Francis swallowed. “I wrote those letters, yes, and there’s no law against that.”
“Yes, I know that, and that’s what I told them, too. Wasn’t good enough. Son of a bitch insinuated I told you to write them. As if they were propaganda. Like I must have taught you how to propagandize that way.” His father’s voice was rising, each word burning into Francis’s stomach. He hadn’t heard his father use this tone and volume in a decade. “Why the hell would you do such a thing? How did you do it? My files?”
“Do they think I’m a Meiji sympathizer—back when I was a kid?”
“How did you get their addresses?” he shouted. “From my files?”
“That’s right, dad.”
“John,” his mother cut in, “don’t yell at him, we—”
“Names, stay out of it. Just hang up, please. Put the goddamn phone down right now.”
“Don’t talk to her like that,” Francis pleaded.
The phone clicked as his mother, without a goodbye, hung up.
“Ten years in the Navy and I’m put on the spot like this?”
“I was young.”
“You’ll be sure to mention that next time, I hope, when you see them. Not if, but when. Which would be when?”
“Damned if I know. Three men talked to me in Midtown last month. They were real jerks. They’re trying to make some case against my boss and I wish I could tell you why but I can’t.”
“Try me.”
He paused. “This was last year. He was approached by Central Intelligence, dad, to put spies on our freighters. And he refused to do it. I can tell you why. He said that something like that would start small, with one, two, three men, but they would keep coming back and asking for more, ten, fifteen of their agents on the ships, all over the world, and in a few years they’re telling him what to do and running the company and delivering munitions and guns and God knows what else and soon the company name’s got CIA on it in big neon letters. And soon we’re in their pockets.”
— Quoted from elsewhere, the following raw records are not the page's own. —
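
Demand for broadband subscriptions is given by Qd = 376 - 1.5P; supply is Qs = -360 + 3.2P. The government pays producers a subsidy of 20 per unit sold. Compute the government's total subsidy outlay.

Government cost = 151840/47

Pre-subsidy: 376 - 1.5P = -360 + 3.2P gives P* = 7360/47, Q* = 6632/47.
With the subsidy, sellers receive Ps = Pb + 20 for each unit, where Pb is the price buyers pay.
Supply in terms of Pb becomes Qs = -360 + 3.2(Pb + 20) = -296 + 3.2Pb. Setting this equal to demand: 376 - 1.5Pb = -296 + 3.2Pb, so Pb = 6720/47.
Sellers receive Ps = 6720/47 + 20 = 7660/47; Q' = 376 − 1.5·(6720/47) = 7592/47.
Government outlay = subsidy × quantity = 20 × 7592/47 = 151840/47.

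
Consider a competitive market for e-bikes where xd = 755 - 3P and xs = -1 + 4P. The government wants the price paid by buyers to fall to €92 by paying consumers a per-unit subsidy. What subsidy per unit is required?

At a buyer price of 92, quantity demanded is 755 − 3·92 = 479.
Sellers supply 479 only when they receive Ps with -1 + 4·Ps = 479, i.e. Ps = 120.
s = Ps − Pb = 120 − 92 = 28.

Required subsidy s = €28 per unit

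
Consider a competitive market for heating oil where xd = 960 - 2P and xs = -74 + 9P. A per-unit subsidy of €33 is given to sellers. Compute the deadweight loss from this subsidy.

Pre-subsidy: 960 - 2P = -74 + 9P gives P* = 94, x* = 772.
With the subsidy, sellers receive Ps = Pb + 33 for each unit, where Pb is the price buyers pay.
Supply in terms of Pb becomes xs = -74 + 9(Pb + 33) = 223 + 9Pb. Setting this equal to demand: 960 - 2Pb = 223 + 9Pb, so Pb = 67.
Sellers receive Ps = 67 + 33 = 100; x' = 960 − 2·67 = 826.
The subsidy expands output by 826 − 772 = 54 past the efficient level; on those units the gap between marginal cost and willingness to pay runs from 0 up to 33.
DWL = ½ × 33 × 54 = 891.

Deadweight loss = €891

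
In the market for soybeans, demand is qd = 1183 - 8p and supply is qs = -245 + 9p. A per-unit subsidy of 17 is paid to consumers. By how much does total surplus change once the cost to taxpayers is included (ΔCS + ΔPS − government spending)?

Net change in total surplus = -612

Pre-subsidy: 1183 - 8p = -245 + 9p gives p* = 84, q* = 511.
With the rebate, buyers effectively pay pb = ps − 17, where ps is the price sellers receive.
Demand in terms of ps becomes qd = 1183 − 8(ps − 17) = 1319 - 8ps. Setting this equal to supply: 1319 - 8ps = -245 + 9ps, so ps = 92.
Buyers pay pb = 92 − 17 = 75; q' = -245 + 9·92 = 583.
ΔCS = ½(511 + 583)(84 − 75) = 4923; ΔPS = ½(511 + 583)(92 − 84) = 4376.
Government spending = 17 × 583 = 9911.
Net change = 4923 + 4376 − 9911 = -612. The loss equals the DWL triangle ½·17·72.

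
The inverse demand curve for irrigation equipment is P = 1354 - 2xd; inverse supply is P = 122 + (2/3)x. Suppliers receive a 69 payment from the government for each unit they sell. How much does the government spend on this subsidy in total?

Government cost = 33663.375

Pre-subsidy: 1354 - 2x = 122 + (2/3)x gives x* = 462 and P* = 430.
With the subsidy, sellers receive Ps = Pb + 69 for each unit, where Pb is the price buyers pay.
On the curves, Pb = 1354 - 2x and Ps = 122 + (2/3)x; the wedge Ps − Pb = 69 gives 122 + (2/3)x − (1354 - 2x) = 69, so x' = 487.875.
Then Pb = 1354 − 2·487.875 = 378.25 and Ps = 122 + (2/3)·487.875 = 447.25.
Government outlay = subsidy × quantity = 69 × 487.875 = 33663.375.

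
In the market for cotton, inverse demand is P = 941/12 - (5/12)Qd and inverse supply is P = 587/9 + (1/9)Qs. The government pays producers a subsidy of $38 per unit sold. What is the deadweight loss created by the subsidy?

Pre-subsidy: 941/12 - (5/12)Q = 587/9 + (1/9)Q gives Q* = 25 and P* = 68.
With the subsidy, sellers receive Ps = Pb + 38 for each unit, where Pb is the price buyers pay.
On the curves, Pb = 941/12 - (5/12)Q and Ps = 587/9 + (1/9)Q; the wedge Ps − Pb = 38 gives 587/9 + (1/9)Q − (941/12 - (5/12)Q) = 38, so Q' = 97.
Then Pb = 941/12 − (5/12)·97 = 38 and Ps = 587/9 + (1/9)·97 = 76.
The subsidy expands output by 97 − 25 = 72 past the efficient level; on those units the gap between marginal cost and willingness to pay runs from 0 up to 38.
DWL = ½ × 38 × 72 = 1368.

Deadweight loss = $1368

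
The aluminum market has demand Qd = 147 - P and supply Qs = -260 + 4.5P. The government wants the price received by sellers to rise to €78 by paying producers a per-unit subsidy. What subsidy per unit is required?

At a seller price of 78, quantity supplied is -260 + 4.5·78 = 91.
Buyers absorb 91 only when they pay Pb with 147 − 1·Pb = 91, i.e. Pb = 56.
s = Ps − Pb = 78 − 56 = 22.

Required subsidy s = €22 per unit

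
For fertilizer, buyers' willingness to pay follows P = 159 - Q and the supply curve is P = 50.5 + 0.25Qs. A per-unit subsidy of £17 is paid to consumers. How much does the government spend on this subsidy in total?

Government cost = £1706.8

Pre-subsidy: 159 - Q = 50.5 + 0.25Q gives Q* = 86.8 and P* = 72.2.
With the rebate, buyers effectively pay Pb = Ps − 17, where Ps is the price sellers receive.
On the curves, Pb = 159 - Q and Ps = 50.5 + 0.25Q; the wedge Ps − Pb = 17 gives 50.5 + 0.25Q − (159 - Q) = 17, so Q' = 100.4.
Then Pb = 159 − 1·100.4 = 58.6 and Ps = 50.5 + 0.25·100.4 = 75.6.
Government outlay = subsidy × quantity = 17 × 100.4 = 1706.8.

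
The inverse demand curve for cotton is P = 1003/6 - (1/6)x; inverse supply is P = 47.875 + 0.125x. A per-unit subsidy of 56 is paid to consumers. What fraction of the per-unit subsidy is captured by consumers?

Consumer share = 4/7

Pre-subsidy: 1003/6 - (1/6)x = 47.875 + 0.125x gives x* = 409 and P* = 99.
With the rebate, buyers effectively pay Pb = Ps − 56, where Ps is the price sellers receive.
On the curves, Pb = 1003/6 - (1/6)x and Ps = 47.875 + 0.125x; the wedge Ps − Pb = 56 gives 47.875 + 0.125x − (1003/6 - (1/6)x) = 56, so x' = 601.
Then Pb = 1003/6 − (1/6)·601 = 67 and Ps = 47.875 + 0.125·601 = 123.
Buyers' price falls by P* − Pb = 99 − 67 = 32; sellers' price rises by Ps − P* = 123 − 99 = 24.
So consumers capture 32/56 = 4/7 of each unit of subsidy.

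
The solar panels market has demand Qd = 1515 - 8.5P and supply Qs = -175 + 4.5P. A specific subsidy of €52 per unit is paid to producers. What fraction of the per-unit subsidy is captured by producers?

Pre-subsidy: 1515 - 8.5P = -175 + 4.5P gives P* = 130, Q* = 410.
With the subsidy, sellers receive Ps = Pb + 52 for each unit, where Pb is the price buyers pay.
Supply in terms of Pb becomes Qs = -175 + 4.5(Pb + 52) = 59 + 4.5Pb. Setting this equal to demand: 1515 - 8.5Pb = 59 + 4.5Pb, so Pb = 112.
Sellers receive Ps = 112 + 52 = 164; Q' = 1515 − 8.5·112 = 563.
Buyers' price falls by P* − Pb = 130 − 112 = 18; sellers' price rises by Ps − P* = 164 − 130 = 34.
So producers capture 34/52 = 17/26 of each unit of subsidy.

Producer share = 17/26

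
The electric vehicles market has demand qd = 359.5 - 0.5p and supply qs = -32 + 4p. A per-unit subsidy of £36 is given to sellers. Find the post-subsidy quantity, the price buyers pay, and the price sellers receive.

q' = 332; buyers pay £55; sellers receive £91

Pre-subsidy: 359.5 - 0.5p = -32 + 4p gives p* = 87, q* = 316.
With the subsidy, sellers receive ps = pb + 36 for each unit, where pb is the price buyers pay.
Supply in terms of pb becomes qs = -32 + 4(pb + 36) = 112 + 4pb. Setting this equal to demand: 359.5 - 0.5pb = 112 + 4pb, so pb = 55.
Sellers receive ps = 55 + 36 = 91; q' = 359.5 − 0.5·55 = 332.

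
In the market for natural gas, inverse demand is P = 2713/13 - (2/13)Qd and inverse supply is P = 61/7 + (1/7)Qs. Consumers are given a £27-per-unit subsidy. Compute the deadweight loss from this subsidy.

Pre-subsidy: 2713/13 - (2/13)Q = 61/7 + (1/7)Q gives Q* = 674 and P* = 105.
With the rebate, buyers effectively pay Pb = Ps − 27, where Ps is the price sellers receive.
On the curves, Pb = 2713/13 - (2/13)Q and Ps = 61/7 + (1/7)Q; the wedge Ps − Pb = 27 gives 61/7 + (1/7)Q − (2713/13 - (2/13)Q) = 27, so Q' = 765.
Then Pb = 2713/13 − (2/13)·765 = 91 and Ps = 61/7 + (1/7)·765 = 118.
The subsidy expands output by 765 − 674 = 91 past the efficient level; on those units the gap between marginal cost and willingness to pay runs from 0 up to 27.
DWL = ½ × 27 × 91 = 1228.5.

Deadweight loss = £1228.5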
“And this is what you think too?”
“Doesn’t matter what I think, it’s the truth. Give them an inch and they’ll take a mile. That’s what this is about. He refused to let them do it and ipso facto he’s labeled a pinko and you know, word gets over to the FBI and here we are. They are putting on the pressure and—Dad? Hello?”
“Yes?”
“Did you hear that? Mom, are you back?”
“Naomi?” John Meltzer said. The clicking sounded in triple bursts of three, and the line reverted to a clarity of transmission neither father nor son had noticed in the preceding quarter hour. Quickly they hung up.